“O Abrigo”
Nora Roberts
Bertrand Brasil – 2018 – 462 páginas

Era uma típica noite de sexta-feira em um shopping nos arredores de Portland, Maine, em 2005, quando três adolescentes fortemente armados começaram a atirar, matando e ferindo muitas pessoas antes de serem contidos. Anos mais tarde, dois dos sobreviventes, considerados os jovens heróis da tragédia, estão dando continuidade a suas vidas. Ela, seguindo os passos da avó, encontra na escultura uma maneira de expor as emoções. Ele, inspirado pela primeira policial a chegar ao local do tiroteio, torna-se detetive. A morte misteriosa de alguns dos demais sobreviventes do massacre parece indicar que um conspirador está à espreita. Incertos de quem será o próximo alvo, aqueles que conseguiram a duras penas reconstruir a própria história precisarão encontrar um no outro o abrigo necessário para sepultar o passado de uma vez por todas.

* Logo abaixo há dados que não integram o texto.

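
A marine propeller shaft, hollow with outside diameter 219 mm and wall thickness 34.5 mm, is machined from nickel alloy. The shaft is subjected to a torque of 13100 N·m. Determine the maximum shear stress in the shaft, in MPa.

8.14 MPa

J = π(d_o⁴ − d_i⁴)/32 = π(0.219⁴ − 0.150⁴)/32 = 1.761×10^-4 m⁴.
τ_max = T·r/J = 13100 × 0.110 / 1.761×10^-4 = 8.144×10^6 Pa.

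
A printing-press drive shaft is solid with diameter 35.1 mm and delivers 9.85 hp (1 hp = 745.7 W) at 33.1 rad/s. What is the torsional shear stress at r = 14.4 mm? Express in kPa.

21400 kPa

ω = 33.1 rad/s, so T = P/ω = 9.85×745.7 / 33.10 = 221.9 N·m.
J = πd⁴/32 = π(0.0351)⁴/32 = 1.490×10^-7 m⁴.
Shear stress varies linearly with radius: τ = T·r/J = 221.9 × 0.0144 / 1.490×10^-7 = 2.144×10^7 Pa.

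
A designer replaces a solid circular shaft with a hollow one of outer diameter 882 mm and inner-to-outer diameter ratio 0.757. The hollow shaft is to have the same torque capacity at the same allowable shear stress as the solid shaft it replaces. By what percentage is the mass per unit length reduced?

Equal τ_max and T ⇒ the solid shaft needs d_s³ = d_o³(1−k⁴), so d_s = 882·(1−0.757⁴)^(1/3) = 772.4 mm.
Area ratio A_h/A_s = d_o²(1−k²)/d_s² = (1−k²)/(1−k⁴)^(2/3) = 0.5567.
Mass saving = 1 − 0.5567 = 44.3 %.

44.3 %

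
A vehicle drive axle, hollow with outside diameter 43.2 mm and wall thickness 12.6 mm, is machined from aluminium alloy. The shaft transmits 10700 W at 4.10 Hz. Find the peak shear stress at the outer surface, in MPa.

27.1 MPa

ω = 2π·4.10 = 25.76 rad/s, so T = P/ω = 10700 / 25.76 = 415.4 N·m.
J = π(d_o⁴ − d_i⁴)/32 = π(0.0432⁴ − 0.0180⁴)/32 = 3.316×10^-7 m⁴.
τ_max = T·r/J = 415.4 × 0.0216 / 3.316×10^-7 = 2.705×10^7 Pa.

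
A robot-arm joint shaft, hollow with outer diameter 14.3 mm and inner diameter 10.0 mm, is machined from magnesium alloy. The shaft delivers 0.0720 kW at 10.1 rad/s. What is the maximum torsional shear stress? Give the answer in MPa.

16.3 MPa

ω = 10.1 rad/s, so T = P/ω = 0.0720×10³ / 10.10 = 7.129 N·m.
J = π(d_o⁴ − d_i⁴)/32 = π(0.0143⁴ − 0.0100⁴)/32 = 3.124×10^-9 m⁴.
τ_max = T·r/J = 7.129 × 0.00715 / 3.124×10^-9 = 1.632×10^7 Pa.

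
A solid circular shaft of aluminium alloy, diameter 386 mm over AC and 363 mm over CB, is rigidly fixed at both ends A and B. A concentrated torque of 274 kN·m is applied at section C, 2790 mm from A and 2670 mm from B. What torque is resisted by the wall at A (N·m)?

Compatibility: T_A·a/J_AC = T_B·b/J_CB with T_A + T_B = T₀.
J_AC = 2.18×10^-3 m⁴, J_CB = 1.70×10^-3 m⁴, so T_A = T₀·(J_AC/a)/((J_AC/a)+(J_CB/b)) = 150800 N·m, T_B = 123200 N·m.

151000 N·m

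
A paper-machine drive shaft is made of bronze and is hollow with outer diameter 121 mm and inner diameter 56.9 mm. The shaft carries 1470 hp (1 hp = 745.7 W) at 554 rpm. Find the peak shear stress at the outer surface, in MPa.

57.1 MPa

ω = 2π·554/60 = 58.01 rad/s, so T = P/ω = 1470×745.7 / 58.01 = 18890 N·m.
J = π(d_o⁴ − d_i⁴)/32 = π(0.121⁴ − 0.0569⁴)/32 = 2.002×10^-5 m⁴.
τ_max = T·r/J = 18890 × 0.0605 / 2.002×10^-5 = 5.711×10^7 Pa.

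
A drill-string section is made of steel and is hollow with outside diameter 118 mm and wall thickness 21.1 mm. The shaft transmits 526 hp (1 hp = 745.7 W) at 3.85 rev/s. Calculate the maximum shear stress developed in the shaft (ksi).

ω = 2π·3.85 = 24.19 rad/s, so T = P/ω = 526×745.7 / 24.19 = 16210 N·m.
J = π(d_o⁴ − d_i⁴)/32 = π(0.118⁴ − 0.0758⁴)/32 = 1.579×10^-5 m⁴.
τ_max = T·r/J = 16210 × 0.0590 / 1.579×10^-5 = 6.058×10^7 Pa.

8.79 ksi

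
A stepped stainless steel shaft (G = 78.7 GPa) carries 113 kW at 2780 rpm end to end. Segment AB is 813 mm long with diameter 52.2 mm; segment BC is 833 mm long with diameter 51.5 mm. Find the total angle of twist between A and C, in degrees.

ω = 2π·2780/60 = 291.1 rad/s, so T = P/ω = 113×10³ / 291.1 = 388.2 N·m.
J_AB = π(0.0522)⁴/32 = 7.29×10^-7 m⁴; J_BC = π(0.0515)⁴/32 = 6.91×10^-7 m⁴.
θ = (T/G)·Σ L_i/J_i = (388.2/78.7×10⁹)·(0.813/7.29×10^-7 + 0.833/6.91×10^-7) = 0.01145 rad.

0.656°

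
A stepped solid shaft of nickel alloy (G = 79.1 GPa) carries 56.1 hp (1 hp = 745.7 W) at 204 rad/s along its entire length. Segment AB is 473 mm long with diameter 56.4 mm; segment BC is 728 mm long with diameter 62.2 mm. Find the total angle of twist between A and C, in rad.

ω = 204 rad/s, so T = P/ω = 56.1×745.7 / 204.0 = 205.1 N·m.
J_AB = π(0.0564)⁴/32 = 9.93×10^-7 m⁴; J_BC = π(0.0622)⁴/32 = 1.47×10^-6 m⁴.
θ = (T/G)·Σ L_i/J_i = (205.1/79.1×10⁹)·(0.473/9.93×10^-7 + 0.728/1.47×10^-6) = 2.519×10^-3 rad.

0.00252 rad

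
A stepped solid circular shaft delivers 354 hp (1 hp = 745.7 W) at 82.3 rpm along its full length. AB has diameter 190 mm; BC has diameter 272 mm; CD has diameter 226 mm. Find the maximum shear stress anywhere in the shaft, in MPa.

ω = 2π·82.3/60 = 8.618 rad/s, so T = P/ω = 354×745.7 / 8.618 = 30630 N·m.
Under the same torque, τ_max = 16T/(πd³) is largest where d is smallest — segment AB (d = 190 mm).
τ_max = 16·30630/(π·(0.190)³) = 2.274×10^7 Pa.

22.7 MPa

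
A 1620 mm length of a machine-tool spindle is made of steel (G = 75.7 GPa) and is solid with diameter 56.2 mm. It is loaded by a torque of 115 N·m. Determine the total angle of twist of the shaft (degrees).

0.144°

J = πd⁴/32 = π(0.0562)⁴/32 = 9.794×10^-7 m⁴.
θ = T·L/(G·J) = 115.0 × 1.62 / (75.7×10⁹ × 9.794×10^-7) = 2.513×10^-3 rad.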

Nora Roberts dispensa qualquer tipo de apresentação. Com mais de 200 títulos publicados, a ‘Rainha do Romance’ mantém a coroa tanto em manter a qualidade dos seus ‘clássicos contemporâneos’ e ‘felizes para sempre’ quanto na produtividade incansável  da autora: sua média publicações anuais continua tão produtiva que a única frustração dos fãs é não ter tempo – ou dinheiro *risos* –  pra acompanhar tantos títulos.

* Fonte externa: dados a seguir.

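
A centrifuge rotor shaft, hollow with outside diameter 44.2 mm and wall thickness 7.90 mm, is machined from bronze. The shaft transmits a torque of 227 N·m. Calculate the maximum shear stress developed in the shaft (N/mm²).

16.1 N/mm²

J = π(d_o⁴ − d_i⁴)/32 = π(0.0442⁴ − 0.0284⁴)/32 = 3.108×10^-7 m⁴.
τ_max = T·r/J = 227.0 × 0.0221 / 3.108×10^-7 = 1.614×10^7 Pa.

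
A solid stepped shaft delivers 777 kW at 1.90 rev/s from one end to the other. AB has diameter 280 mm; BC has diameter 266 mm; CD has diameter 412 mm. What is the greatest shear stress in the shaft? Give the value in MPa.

17.6 MPa

ω = 2π·1.90 = 11.94 rad/s, so T = P/ω = 777×10³ / 11.94 = 65090 N·m.
Under the same torque, τ_max = 16T/(πd³) is largest where d is smallest — segment BC (d = 266 mm).
τ_max = 16·65090/(π·(0.266)³) = 1.761×10^7 Pa.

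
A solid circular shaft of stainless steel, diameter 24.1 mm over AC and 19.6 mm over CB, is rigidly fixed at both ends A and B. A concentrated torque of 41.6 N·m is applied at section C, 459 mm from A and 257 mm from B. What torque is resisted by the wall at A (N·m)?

23.4 N·m

Compatibility: T_A·a/J_AC = T_B·b/J_CB with T_A + T_B = T₀.
J_AC = 3.31×10^-8 m⁴, J_CB = 1.45×10^-8 m⁴, so T_A = T₀·(J_AC/a)/((J_AC/a)+(J_CB/b)) = 23.35 N·m, T_B = 18.25 N·m.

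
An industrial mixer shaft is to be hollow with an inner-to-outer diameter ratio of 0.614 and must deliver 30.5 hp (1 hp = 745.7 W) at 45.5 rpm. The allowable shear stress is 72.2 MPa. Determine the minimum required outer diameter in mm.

73.2 mm

ω = 2π·45.5/60 = 4.765 rad/s, so T = P/ω = 30.5×745.7 / 4.765 = 4773 N·m.
For a hollow shaft with d_i/d_o = 0.614: τ_max = 16T/(π d_o³ (1−k⁴)), so d_o = [16T/(π τ_allow (1−k⁴))]^(1/3) = [16·4773/(π·7.22×10^7·0.8579)]^(1/3) = 0.07322 m.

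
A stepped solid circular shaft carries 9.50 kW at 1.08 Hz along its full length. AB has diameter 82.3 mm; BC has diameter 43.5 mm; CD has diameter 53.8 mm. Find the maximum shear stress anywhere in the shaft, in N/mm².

ω = 2π·1.08 = 6.786 rad/s, so T = P/ω = 9.50×10³ / 6.786 = 1400 N·m.
Under the same torque, τ_max = 16T/(πd³) is largest where d is smallest — segment BC (d = 43.5 mm).
τ_max = 16·1400/(π·(0.0435)³) = 8.662×10^7 Pa.

86.6 N/mm²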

                Em  ‘O Abrigo’, a romancista parte de uma premissa que carrega em si tanto um toque de tragédia quanto de redenção. Há anos atrás, três adolescentes abrem fogo num shopping lotado de famílias; agora, alguns sobreviventes desse terror começam a ser sistematicamente mortos. O romance fica por conta de dois desses sobreviventes: Simone, segue sua vida após o ocorrido através da arte que lhe foi passada por sua avó e faz esculturas como forma de vencer o trauma e Reed, que teve seu senso de bondade e justiça insuflados pelo tiroteio que presenciou, se torna um dedicado detetive de polícia.

                O enredo nós já vimos diversas vezes: a menina, o menino, a vilã, a melhor amiga, o alívio cômico – aqui sendo representado pela avó de Simone. Apesar de um início extremamente angustiante que seria capaz de gerar desde narrativas sobre superação do luto até mesmo profundas críticas sociais, Nora Roberts segue seu caminho tradicional e a tragédia se torna o ‘ponto em comum’ do nosso casal principal, sendo às vezes tratado de forma quase banal por aqueles que deveriam ter marcas eternas de dor e sofrimento.

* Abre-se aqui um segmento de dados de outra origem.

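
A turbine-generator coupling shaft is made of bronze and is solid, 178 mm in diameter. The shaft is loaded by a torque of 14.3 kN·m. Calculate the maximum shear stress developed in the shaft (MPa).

12.9 MPa

J = πd⁴/32 = π(0.178)⁴/32 = 9.856×10^-5 m⁴.
τ_max = T·r/J = 14300 × 0.0890 / 9.856×10^-5 = 1.291×10^7 Pa.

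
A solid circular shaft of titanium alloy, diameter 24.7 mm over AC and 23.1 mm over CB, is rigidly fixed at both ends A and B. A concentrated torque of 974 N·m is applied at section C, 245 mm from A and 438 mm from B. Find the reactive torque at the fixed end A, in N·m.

682 N·m

Compatibility: T_A·a/J_AC = T_B·b/J_CB with T_A + T_B = T₀.
J_AC = 3.65×10^-8 m⁴, J_CB = 2.80×10^-8 m⁴, so T_A = T₀·(J_AC/a)/((J_AC/a)+(J_CB/b)) = 682.1 N·m, T_B = 291.9 N·m.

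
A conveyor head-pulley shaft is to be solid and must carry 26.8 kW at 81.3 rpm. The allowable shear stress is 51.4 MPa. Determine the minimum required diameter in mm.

67.8 mm

ω = 2π·81.3/60 = 8.514 rad/s, so T = P/ω = 26.8×10³ / 8.514 = 3148 N·m.
For a solid shaft τ_max = 16T/(πd³), so d = (16T/(π τ_allow))^(1/3) = (16·3148/(π·5.14×10^7))^(1/3) = 0.06782 m.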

                Ainda assim, o livro prende até o fim. Usando sua fórmula mágica, Roberts consegue fazer com que todos os problemas óbvios da narrativa e dos personagens esteriotipados simplesmente funcionem. Sabemos que é a antagonista sem grandes enrolações mas ficamos tensos tentando saber antes de nos ser dado, quando os mocinhos vão descobrir também. E se as motivações não convencem, as personalidades – mesmo clichê – dos personagens apaixona.

                Gostar ou não desse livro depende muito mais de quem lê do que dele em si. Não espere nenhuma grande novidade ou surpresa mas não subestime sua capacidade de fazer quem decide se arriscar por suas páginas de se deleitar.